Matt Yglesias says that even though competition to host the Olympics is fierce, "the reality is that cities only very rarely manage to reap the financial windfall that Olympics-boosters advertise." Ryan Avent responds with the argument that the Olympics help leaders overcome "significant constraints in trying to get necessary policy changes put in place":
The games often get cities to undertake massive infrastructure investments, many of which have been in limbo for decades. London's program of transit expansion in advance of the 2012 games is well documented for instance. Now, London may lose money on the games themselves, and it may end up throwing some money away investing in soon-to-be underused natatoria, but the new transit capacity will be around forever, boosting the local economy. Hard to see how that expansion doesn't easily pay for the games in just a few years.

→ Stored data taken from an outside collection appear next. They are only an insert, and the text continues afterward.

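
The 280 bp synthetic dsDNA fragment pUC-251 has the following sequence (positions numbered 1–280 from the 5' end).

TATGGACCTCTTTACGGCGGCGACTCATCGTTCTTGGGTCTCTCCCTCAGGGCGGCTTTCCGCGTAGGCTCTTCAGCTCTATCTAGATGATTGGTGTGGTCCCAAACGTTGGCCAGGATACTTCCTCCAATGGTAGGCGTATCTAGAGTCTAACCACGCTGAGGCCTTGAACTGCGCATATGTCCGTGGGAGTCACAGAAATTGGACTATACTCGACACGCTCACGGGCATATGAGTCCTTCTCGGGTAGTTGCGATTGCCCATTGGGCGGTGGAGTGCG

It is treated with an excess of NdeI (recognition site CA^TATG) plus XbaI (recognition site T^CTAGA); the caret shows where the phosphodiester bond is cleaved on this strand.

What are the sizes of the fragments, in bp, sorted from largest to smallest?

NdeI sites (CATATG) start at positions 177, 229.
NdeI cuts after base 2 of each site, so after positions 178, 230.
XbaI sites (TCTAGA) start at positions 82, 142.
XbaI cuts after the first base of each site, so after positions 82, 142.
Combined cut positions: 82, 142, 178, 230.
Linear molecule, 4 cuts → 5 fragments:
  1–82 → 82 bp
  83–142 → 60 bp
  143–178 → 36 bp
  179–230 → 52 bp
  231–280 → 50 bp
Sorted largest to smallest: 82, 60, 52, 50, 36 bp.

82, 60, 52, 50, 36 bp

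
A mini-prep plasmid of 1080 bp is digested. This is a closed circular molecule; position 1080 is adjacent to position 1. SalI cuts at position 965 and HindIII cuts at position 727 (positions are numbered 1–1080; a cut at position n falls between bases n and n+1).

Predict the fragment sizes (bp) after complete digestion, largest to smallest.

842, 238 bp

Combined cut positions (sorted): 727, 965.
Circular molecule, 2 cuts → 2 fragments:
  965 − 727 = 238 bp
  wrap: 1080 − 965 + 727 = 842 bp
Sorted largest to smallest: 842, 238 bp.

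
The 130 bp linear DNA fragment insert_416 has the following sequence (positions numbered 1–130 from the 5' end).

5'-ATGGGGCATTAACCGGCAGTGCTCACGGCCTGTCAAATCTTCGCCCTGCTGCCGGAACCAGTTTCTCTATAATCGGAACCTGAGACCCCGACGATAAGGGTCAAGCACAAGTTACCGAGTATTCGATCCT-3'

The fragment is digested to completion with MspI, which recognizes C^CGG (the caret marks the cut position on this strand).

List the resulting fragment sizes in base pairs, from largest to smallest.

78, 39, 13 bp

MspI sites (CCGG) start at positions 13, 52.
MspI cuts after the first base of each site, so after positions 13, 52.
Linear molecule, 2 cuts → 3 fragments:
  1–13 → 13 bp
  14–52 → 39 bp
  53–130 → 78 bp
Sorted largest to smallest: 78, 39, 13 bp.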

But a newly delivered NBER paper by Andrew K. Rose and Mark M. Spiegel takes a third position: hosting a mega-event might not have immediate tangible benefits but it might have a large effect on national exports. They write: "We conclude that the Olympic effect on trade is attributable to the
signal a country sends when bidding to host the games, rather than the
act of actually holding a mega-event." Here's the abstract:
Economists are skeptical about the economic benefits of hosting "mega-events" such as the Olympic Games or the World Cup, since such activities have considerable cost and seem to yield few tangible benefits. These doubts are rarely shared by policy-makers and the population, who are typically quite enthusiastic about such spectacles. In this paper, we reconcile these positions by examining the economic impact of hosting mega-events like the Olympics; we focus on trade. Using a variety of trade models, we show that hosting a mega-event like the Olympics has a positive impact on national exports. This effect is statistically robust, permanent, and large; trade is around 30% higher for countries that have hosted the Olympics. Interestingly however, we also find that unsuccessful bids to host the Olympics have a similar positive impact on exports. We conclude that the Olympic effect on trade is attributable to the signal a country sends when bidding to host the games, rather than the act of actually holding a mega-event. We develop a political economy model that formalizes this idea, and derives the conditions under which a signal like this is used by countries wishing to liberalize.